Не дожидаясь разрешения этого «что-нибудь», Бушин направился в Дом Союзов и без затруднений (по членскому билету Союза писателей) попал на съезд. По пути в Колонный зал у него родились следующие строки:
В Доме Союзов Владимир Сергеевич оставался до пяти вечера. Оттуда шёл пешком до Белорусского вокзала (то есть по улицам Охотный Ряд и Горького) и предавался воспоминаниям о прошедшем дне, который оказался насыщенным интересными встречами.
Конечно, грели душу приветствия более-менее близких людей:
– Тобой все восхищаются (А. Пистунова).
– Это сверхразум. Ты как Александр Матросов, бросаешься на амбразуру (А. Мошковский).
– Это офицерский поступок (В. Гордейчев).
«Залп» Бушина по толстобрюхим пришёлся литераторам по душе, и на второй день заседаний съезда писателей он оказался в центре внимания многих. «В суете и толчее всё же удалось поговорить или хотя бы перемолвиться словечком в кругах с Мишей Лобановым. Несколько раз говорили и в буфете, и в фойе. Много было интересного и согласного, но он пугает меня своей чрезмерной критичностью. Вот и о Твардовском говорил плохо, хотя в том, о чём говорил, был прав. Александр Трифонович писал „дура-смерть“ и т. п».
– Он никогда не думал о смерти. А как вельможно держался!
И вспомнил, что в своё время он будто бы отрёкся от отца.
Суета и толчея не помешали Бушину дважды перекинуться словечком с В. П. Астафьевым. Владимир Сергеевич похвалил его статьи в «Правде», «Литературной России» и «Литературной газете». По поводу первой (в «Правде») Виктор Петрович сказал, что Чайковский и А. Иванов ходили в отдел пропаганды ЦК к Яковлеву с возмущением, как, дескать, он пишет, что наши солдаты бежали.
В ответ Бушин рассказал сибиряку о своём выступлении 19 ноября на партийном собрании и выслушал его критику по поводу статьи «Военная пора Маркова». Времени объясняться не было. Расстались на обещании Владимира Сергеевича указать на свои доводы в отношении председателя Союза писателей в письме к Астафьеву.
С претензией на особость подошёл Анатолий Рыбаков. С обидой напомнил, что в прошлом году Владимир Сергеевич не дал ему почитать «Анти-Б.». «Да, – вспоминал Бушин, – я тогда сказал ему, что мы, дескать, незнакомы и, пожалуй, не совсем корректно с моей стороны давать незнакомому человеку неопубликованную рукопись отрицательного свойства об известном писателе. Он тогда согласился.

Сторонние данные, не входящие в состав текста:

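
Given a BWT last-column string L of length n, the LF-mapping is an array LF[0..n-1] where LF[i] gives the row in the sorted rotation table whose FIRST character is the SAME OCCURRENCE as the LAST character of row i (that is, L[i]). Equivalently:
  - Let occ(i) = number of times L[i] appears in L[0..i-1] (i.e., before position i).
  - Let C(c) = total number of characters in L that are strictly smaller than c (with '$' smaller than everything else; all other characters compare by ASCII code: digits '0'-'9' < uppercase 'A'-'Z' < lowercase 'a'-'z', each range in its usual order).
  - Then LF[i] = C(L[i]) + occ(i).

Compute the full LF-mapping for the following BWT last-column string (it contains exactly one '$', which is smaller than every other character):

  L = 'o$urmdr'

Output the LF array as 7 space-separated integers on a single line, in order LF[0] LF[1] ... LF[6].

Answer: 3 0 6 4 2 1 5

Derivation:
Char counts: '$':1, 'd':1, 'm':1, 'o':1, 'r':2, 'u':1
C (first-col start): C('$')=0, C('d')=1, C('m')=2, C('o')=3, C('r')=4, C('u')=6
L[0]='o': occ=0, LF[0]=C('o')+0=3+0=3
L[1]='$': occ=0, LF[1]=C('$')+0=0+0=0
L[2]='u': occ=0, LF[2]=C('u')+0=6+0=6
L[3]='r': occ=0, LF[3]=C('r')+0=4+0=4
L[4]='m': occ=0, LF[4]=C('m')+0=2+0=2
L[5]='d': occ=0, LF[5]=C('d')+0=1+0=1
L[6]='r': occ=1, LF[6]=C('r')+1=4+1=5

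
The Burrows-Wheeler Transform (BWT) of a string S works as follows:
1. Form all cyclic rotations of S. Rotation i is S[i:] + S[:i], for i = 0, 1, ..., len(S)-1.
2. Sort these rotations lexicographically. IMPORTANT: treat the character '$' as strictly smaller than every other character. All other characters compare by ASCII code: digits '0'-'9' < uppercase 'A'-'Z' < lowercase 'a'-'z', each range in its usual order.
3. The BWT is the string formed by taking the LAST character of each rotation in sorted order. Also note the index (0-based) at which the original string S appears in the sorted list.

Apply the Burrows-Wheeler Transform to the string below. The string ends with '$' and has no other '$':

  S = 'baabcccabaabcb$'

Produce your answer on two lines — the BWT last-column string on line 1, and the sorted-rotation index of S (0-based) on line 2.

Answer: bbbcaaca$aacbcb
8

Derivation:
All 15 rotations (rotation i = S[i:]+S[:i]):
  rot[0] = baabcccabaabcb$
  rot[1] = aabcccabaabcb$b
  rot[2] = abcccabaabcb$ba
  rot[3] = bcccabaabcb$baa
  rot[4] = cccabaabcb$baab
  rot[5] = ccabaabcb$baabc
  rot[6] = cabaabcb$baabcc
  rot[7] = abaabcb$baabccc
  rot[8] = baabcb$baabccca
  rot[9] = aabcb$baabcccab
  rot[10] = abcb$baabcccaba
  rot[11] = bcb$baabcccabaa
  rot[12] = cb$baabcccabaab
  rot[13] = b$baabcccabaabc
  rot[14] = $baabcccabaabcb
Sorted (with $ < everything):
  sorted[0] = $baabcccabaabcb  (last char: 'b')
  sorted[1] = aabcb$baabcccab  (last char: 'b')
  sorted[2] = aabcccabaabcb$b  (last char: 'b')
  sorted[3] = abaabcb$baabccc  (last char: 'c')
  sorted[4] = abcb$baabcccaba  (last char: 'a')
  sorted[5] = abcccabaabcb$ba  (last char: 'a')
  sorted[6] = b$baabcccabaabc  (last char: 'c')
  sorted[7] = baabcb$baabccca  (last char: 'a')
  sorted[8] = baabcccabaabcb$  (last char: '$')
  sorted[9] = bcb$baabcccabaa  (last char: 'a')
  sorted[10] = bcccabaabcb$baa  (last char: 'a')
  sorted[11] = cabaabcb$baabcc  (last char: 'c')
  sorted[12] = cb$baabcccabaab  (last char: 'b')
  sorted[13] = ccabaabcb$baabc  (last char: 'c')
  sorted[14] = cccabaabcb$baab  (last char: 'b')
Last column: bbbcaaca$aacbcb
Original string S is at sorted index 8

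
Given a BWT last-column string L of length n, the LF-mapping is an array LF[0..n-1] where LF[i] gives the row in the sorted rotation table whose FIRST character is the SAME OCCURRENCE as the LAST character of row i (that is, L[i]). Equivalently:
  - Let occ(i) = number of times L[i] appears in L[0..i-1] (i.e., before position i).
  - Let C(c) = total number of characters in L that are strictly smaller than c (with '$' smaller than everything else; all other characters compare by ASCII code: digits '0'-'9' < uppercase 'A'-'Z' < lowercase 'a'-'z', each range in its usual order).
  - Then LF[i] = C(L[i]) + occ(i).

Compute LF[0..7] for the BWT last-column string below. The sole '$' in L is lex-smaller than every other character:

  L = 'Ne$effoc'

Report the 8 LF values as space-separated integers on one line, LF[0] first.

Char counts: '$':1, 'N':1, 'c':1, 'e':2, 'f':2, 'o':1
C (first-col start): C('$')=0, C('N')=1, C('c')=2, C('e')=3, C('f')=5, C('o')=7
L[0]='N': occ=0, LF[0]=C('N')+0=1+0=1
L[1]='e': occ=0, LF[1]=C('e')+0=3+0=3
L[2]='$': occ=0, LF[2]=C('$')+0=0+0=0
L[3]='e': occ=1, LF[3]=C('e')+1=3+1=4
L[4]='f': occ=0, LF[4]=C('f')+0=5+0=5
L[5]='f': occ=1, LF[5]=C('f')+1=5+1=6
L[6]='o': occ=0, LF[6]=C('o')+0=7+0=7
L[7]='c': occ=0, LF[7]=C('c')+0=2+0=2

Answer: 1 3 0 4 5 6 7 2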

Мы, говорю, соприкасались лишь один раз, и заочно: вы были председателем приёмной комиссии, и там было отклонено моё заявление о приёме из-за одной „телеги“. Да, говорю, я был в Доме кино, куда явился крепко выпившим, и, стоя в ложе, вступил в полемику к каким-то писателем, выступавшим с эстрады (был праздник 8 Марта).
– А это, – говорит Рыбаков, – было представлено как антисемитская выходка.
– Возможно, что писатель и был евреем, но я этого не мог знать. Мне передали, что вы тогда сказали приблизительно так: „Мы Бушина знаем, его принять надо, но вот „телега“, и потому вернём дело в секцию“.
– Да, и мне дал хороший отзыв Леонид Зорин».
Рыбаков уезжал в Венгрию. Договорились, что после его возвращения Бушин пришлёт ему просимую рукопись.
О ней же говорил с Владимиром Сергеевичем Даниил Гранин, которому «Анти-Б.» был послан летом с целью публикации в журнале «Нева». Он назвал труд Бушина огульным (с чем тот согласился), но отметил, что в нём много удивительно меткого, интересного.
– Я за публикацию таких работ, – заявил Гранин, – так как должны существовать разные мнения. Но она для журнала велика по объёму.